For so long, the conversation has been led by blame, denial and defensiveness, but like other social challenges, the arts provide various insights that draw the attention of many. Bravo is introducing a bold, unbiased social experiment docuseries, “In a Man’s World.” It’s executive produced by Oscar Award–winning actress, humanitarian and activist Viola Davis and her husband Julius Tennon. The NBCUniversal owned cable network follows four dynamic women—from a professional pool player to a pastor—who will live out Ciara and Beyoncé’s hypothetical gender-swap wishes and experience life as a man for several days.
Sabrina McKenzie, a pastor, businesswoman and women’s rights activist, is one of the four women who goes through months of training with the help of Oscar-winning makeup artists and voice and movement coaches for this social experiment.
When McKenzie received the call from the show’s producers last April, she was hesitant. The author of Georgia’s Equal Rights Amendment bill, giving women equal pay for equal work, was running for a Georgia state senate seat, and the election was in less than one month.
As the mom of three is geared up for the show’s premiere on Oct. 1, she sat down with us to share how this unique experience offers a different perspective on the societal implications of gender discrimination and inequality. –Jennifer Ogunsola
Why were you hesitant?
I was focused, and all of my energy was on winning the election. But as the producers further explained the concept, I realized that this opportunity fell in line with the work that I’m passionate about and thought, “Wow, as a women’s rights activist, this gives me an opportunity to talk about my equal rights amendment bill that I authored in the Georgia State House of Representatives in 2018.”

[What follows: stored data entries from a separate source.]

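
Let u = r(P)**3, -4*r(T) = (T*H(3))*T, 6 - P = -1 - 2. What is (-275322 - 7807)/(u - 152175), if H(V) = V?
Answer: 18120256/24088107 ≈ 0.75225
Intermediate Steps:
P = 9 (P = 6 - (-1 - 2) = 6 - 1*(-3) = 6 + 3 = 9)
r(T) = -3*T**2/4 (r(T) = -T*3*T/4 = -3*T*T/4 = -3*T**2/4)
u = -14348907/64 (u = (-3/4*9**2)**3 = (-3/4*81)**3 = (-243/4)**3 = -14348907/64 ≈ -2.2420e+5)
(-275322 - 7807)/(u - 152175) = (-275322 - 7807)/(-14348907/64 - 152175) = -283129/(-24088107/64) = -283129*(-64/24088107) = 18120256/24088107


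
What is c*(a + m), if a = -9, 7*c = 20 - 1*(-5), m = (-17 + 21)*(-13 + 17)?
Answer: 25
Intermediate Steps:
m = 16 (m = 4*4 = 16)
c = 25/7 (c = (20 - 1*(-5))/7 = (20 + 5)/7 = (⅐)*25 = 25/7 ≈ 3.5714)
c*(a + m) = 25*(-9 + 16)/7 = (25/7)*7 = 25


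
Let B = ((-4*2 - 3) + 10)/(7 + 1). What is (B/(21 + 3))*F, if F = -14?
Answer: 7/96 ≈ 0.072917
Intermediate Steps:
B = -1/8 (B = ((-8 - 3) + 10)/8 = (-11 + 10)*(1/8) = -1*1/8 = -1/8 ≈ -0.12500)
(B/(21 + 3))*F = -1/(8*(21 + 3))*(-14) = -1/8/24*(-14) = -1/8*1/24*(-14) = -1/192*(-14) = 7/96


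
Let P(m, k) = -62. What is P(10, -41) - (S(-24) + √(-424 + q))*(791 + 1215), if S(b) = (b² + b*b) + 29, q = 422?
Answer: -2369148 - 2006*I*√2 ≈ -2.3691e+6 - 2836.9*I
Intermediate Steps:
S(b) = 29 + 2*b² (S(b) = (b² + b²) + 29 = 2*b² + 29 = 29 + 2*b²)
P(10, -41) - (S(-24) + √(-424 + q))*(791 + 1215) = -62 - ((29 + 2*(-24)²) + √(-424 + 422))*(791 + 1215) = -62 - ((29 + 2*576) + √(-2))*2006 = -62 - ((29 + 1152) + I*√2)*2006 = -62 - (1181 + I*√2)*2006 = -62 - (2369086 + 2006*I*√2) = -62 + (-2369086 - 2006*I*√2) = -2369148 - 2006*I*√2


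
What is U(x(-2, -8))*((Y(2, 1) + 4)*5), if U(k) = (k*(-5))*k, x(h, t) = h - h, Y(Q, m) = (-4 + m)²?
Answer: 0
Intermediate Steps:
x(h, t) = 0
U(k) = -5*k² (U(k) = (-5*k)*k = -5*k²)
U(x(-2, -8))*((Y(2, 1) + 4)*5) = (-5*0²)*(((-4 + 1)² + 4)*5) = (-5*0)*(((-3)² + 4)*5) = 0*((9 + 4)*5) = 0*(13*5) = 0*65 = 0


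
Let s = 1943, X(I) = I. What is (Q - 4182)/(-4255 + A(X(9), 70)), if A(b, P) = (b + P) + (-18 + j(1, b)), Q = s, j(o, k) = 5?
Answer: 2239/4189 ≈ 0.53450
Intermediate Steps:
Q = 1943
A(b, P) = -13 + P + b (A(b, P) = (b + P) + (-18 + 5) = (P + b) - 13 = -13 + P + b)
(Q - 4182)/(-4255 + A(X(9), 70)) = (1943 - 4182)/(-4255 + (-13 + 70 + 9)) = -2239/(-4255 + 66) = -2239/(-4189) = -2239*(-1/4189) = 2239/4189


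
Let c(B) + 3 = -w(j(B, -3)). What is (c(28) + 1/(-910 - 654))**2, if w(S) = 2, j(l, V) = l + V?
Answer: 61168041/2446096 ≈ 25.006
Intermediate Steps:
j(l, V) = V + l
c(B) = -5 (c(B) = -3 - 1*2 = -3 - 2 = -5)
(c(28) + 1/(-910 - 654))**2 = (-5 + 1/(-910 - 654))**2 = (-5 + 1/(-1564))**2 = (-5 - 1/1564)**2 = (-7821/1564)**2 = 61168041/2446096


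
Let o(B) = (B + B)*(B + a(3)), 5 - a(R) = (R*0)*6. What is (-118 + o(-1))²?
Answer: 15876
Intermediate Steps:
a(R) = 5 (a(R) = 5 - R*0*6 = 5 - 0*6 = 5 - 1*0 = 5 + 0 = 5)
o(B) = 2*B*(5 + B) (o(B) = (B + B)*(B + 5) = (2*B)*(5 + B) = 2*B*(5 + B))
(-118 + o(-1))² = (-118 + 2*(-1)*(5 - 1))² = (-118 + 2*(-1)*4)² = (-118 - 8)² = (-126)² = 15876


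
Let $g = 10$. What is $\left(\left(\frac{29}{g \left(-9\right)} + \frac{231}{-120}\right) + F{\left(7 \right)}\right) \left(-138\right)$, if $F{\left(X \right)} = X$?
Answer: $- \frac{39353}{60} \approx -655.88$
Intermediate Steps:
$\left(\left(\frac{29}{g \left(-9\right)} + \frac{231}{-120}\right) + F{\left(7 \right)}\right) \left(-138\right) = \left(\left(\frac{29}{10 \left(-9\right)} + \frac{231}{-120}\right) + 7\right) \left(-138\right) = \left(\left(\frac{29}{-90} + 231 \left(- \frac{1}{120}\right)\right) + 7\right) \left(-138\right) = \left(\left(29 \left(- \frac{1}{90}\right) - \frac{77}{40}\right) + 7\right) \left(-138\right) = \left(\left(- \frac{29}{90} - \frac{77}{40}\right) + 7\right) \left(-138\right) = \left(- \frac{809}{360} + 7\right) \left(-138\right) = \frac{1711}{360} \left(-138\right) = - \frac{39353}{60}$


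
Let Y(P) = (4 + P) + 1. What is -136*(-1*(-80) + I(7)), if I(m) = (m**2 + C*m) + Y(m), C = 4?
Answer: -22984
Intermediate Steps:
Y(P) = 5 + P
I(m) = 5 + m**2 + 5*m (I(m) = (m**2 + 4*m) + (5 + m) = 5 + m**2 + 5*m)
-136*(-1*(-80) + I(7)) = -136*(-1*(-80) + (5 + 7**2 + 5*7)) = -136*(80 + (5 + 49 + 35)) = -136*(80 + 89) = -136*169 = -22984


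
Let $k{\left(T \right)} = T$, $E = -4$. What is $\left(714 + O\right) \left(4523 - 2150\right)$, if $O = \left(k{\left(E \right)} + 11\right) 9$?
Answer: $1843821$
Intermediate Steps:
$O = 63$ ($O = \left(-4 + 11\right) 9 = 7 \cdot 9 = 63$)
$\left(714 + O\right) \left(4523 - 2150\right) = \left(714 + 63\right) \left(4523 - 2150\right) = 777 \cdot 2373 = 1843821$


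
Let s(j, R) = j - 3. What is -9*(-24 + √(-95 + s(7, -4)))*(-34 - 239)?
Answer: -58968 + 2457*I*√91 ≈ -58968.0 + 23438.0*I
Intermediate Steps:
s(j, R) = -3 + j
-9*(-24 + √(-95 + s(7, -4)))*(-34 - 239) = -9*(-24 + √(-95 + (-3 + 7)))*(-34 - 239) = -9*(-24 + √(-95 + 4))*(-273) = -9*(-24 + √(-91))*(-273) = -9*(-24 + I*√91)*(-273) = -9*(6552 - 273*I*√91) = -58968 + 2457*I*√91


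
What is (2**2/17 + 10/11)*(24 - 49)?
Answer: -5350/187 ≈ -28.610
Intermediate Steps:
(2**2/17 + 10/11)*(24 - 49) = (4*(1/17) + 10*(1/11))*(-25) = (4/17 + 10/11)*(-25) = (214/187)*(-25) = -5350/187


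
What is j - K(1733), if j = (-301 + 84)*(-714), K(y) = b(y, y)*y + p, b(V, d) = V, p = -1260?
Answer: -2847091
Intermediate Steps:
K(y) = -1260 + y² (K(y) = y*y - 1260 = y² - 1260 = -1260 + y²)
j = 154938 (j = -217*(-714) = 154938)
j - K(1733) = 154938 - (-1260 + 1733²) = 154938 - (-1260 + 3003289) = 154938 - 1*3002029 = 154938 - 3002029 = -2847091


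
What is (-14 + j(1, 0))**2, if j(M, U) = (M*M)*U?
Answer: 196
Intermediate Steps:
j(M, U) = U*M**2 (j(M, U) = M**2*U = U*M**2)
(-14 + j(1, 0))**2 = (-14 + 0*1**2)**2 = (-14 + 0*1)**2 = (-14 + 0)**2 = (-14)**2 = 196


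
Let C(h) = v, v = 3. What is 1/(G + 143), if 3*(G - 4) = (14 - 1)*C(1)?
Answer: 1/160 ≈ 0.0062500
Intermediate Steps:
C(h) = 3
G = 17 (G = 4 + ((14 - 1)*3)/3 = 4 + (13*3)/3 = 4 + (⅓)*39 = 4 + 13 = 17)
1/(G + 143) = 1/(17 + 143) = 1/160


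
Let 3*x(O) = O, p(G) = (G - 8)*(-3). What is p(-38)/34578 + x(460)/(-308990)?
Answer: 207437/59356979 ≈ 0.0034947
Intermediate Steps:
p(G) = 24 - 3*G (p(G) = (-8 + G)*(-3) = 24 - 3*G)
x(O) = O/3
p(-38)/34578 + x(460)/(-308990) = (24 - 3*(-38))/34578 + ((⅓)*460)/(-308990) = (24 + 114)*(1/34578) + (460/3)*(-1/308990) = 138*(1/34578) - 46/92697 = 23/5763 - 46/92697 = 207437/59356979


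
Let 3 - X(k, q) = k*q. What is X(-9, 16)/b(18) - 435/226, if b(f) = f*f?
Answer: -17953/12204 ≈ -1.4711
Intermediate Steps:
X(k, q) = 3 - k*q
b(f) = f²
X(-9, 16)/b(18) - 435/226 = (3 - 1*(-9)*16)/(18²) - 435/226 = (3 + 144)/324 - 435*1/226 = 147*(1/324) - 435/226 = 49/108 - 435/226 = -17953/12204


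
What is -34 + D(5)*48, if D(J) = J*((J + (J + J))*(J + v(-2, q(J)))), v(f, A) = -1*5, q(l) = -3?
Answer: -34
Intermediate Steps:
v(f, A) = -5
D(J) = 3*J**2*(-5 + J) (D(J) = J*((J + (J + J))*(J - 5)) = J*((J + 2*J)*(-5 + J)) = J*((3*J)*(-5 + J)) = J*(3*J*(-5 + J)) = 3*J**2*(-5 + J))
-34 + D(5)*48 = -34 + (3*5**2*(-5 + 5))*48 = -34 + (3*25*0)*48 = -34 + 0*48 = -34 + 0 = -34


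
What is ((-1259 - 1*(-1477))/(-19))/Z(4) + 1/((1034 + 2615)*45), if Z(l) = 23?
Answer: -35796253/71757585 ≈ -0.49885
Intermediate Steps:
((-1259 - 1*(-1477))/(-19))/Z(4) + 1/((1034 + 2615)*45) = ((-1259 - 1*(-1477))/(-19))/23 + 1/((1034 + 2615)*45) = ((-1259 + 1477)*(-1/19))*(1/23) + (1/45)/3649 = (218*(-1/19))*(1/23) + (1/3649)*(1/45) = -218/19*1/23 + 1/164205 = -218/437 + 1/164205 = -35796253/71757585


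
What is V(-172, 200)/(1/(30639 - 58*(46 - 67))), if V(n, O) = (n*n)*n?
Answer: -162102687936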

What made you write the bill?
I felt like it was time for women to get their equal share and that it was not fair for us to have the same education, knowledge and experience but get paid less just because of our gender. And while it did not pass in 2018—it didn’t get to the Senate— we’re looking at bringing the bill back in 2020.
When they called you, did you know that Viola Davis executive produced this?
I had no idea. I didn’t even know the name of the show until I signed the contract. And when I signed the contract, I realized that the name of the show, “In a Man’s World,” was the same name as my book, Leading in a Man’s World, that I wrote a year prior. The plan was to release it last year on my birthday, but once all of this happened, I decided to release it right before the show premiered. So I released my book [last] November.
How has the response been?
Incredible. I can’t keep it in stock. Women are constantly sharing how this affects them—such as not receiving the same pay, going on maternity leave, returning and being fired. All of this impacts their quality of life. I also receive a great deal of support from men’s organizations. One important thing that we all have in common is that we came from the birth canal of a woman.
What are you most proud of about regarding this new show?
That it gave us a voice. We’re approaching the 100th year for women to receive their right to vote; 2020 will be the hundred-year mark, and we are still fighting for equal pay. What I would love to see happen next is that we all decide to help women receive equal pay for equal work.
Through this entire process, did anything inspire you to approach this work differently?
Absolutely. Before, I felt apologetic for being bold. As a woman, when you’re bold, you’re considered a bitch. When you’re aggressive, you’re considered a jezebel. While I was bold and aggressive before, I always felt bad for it. After doing the experiment, I realized that I was never going to allow someone else’s definition of me define who I was.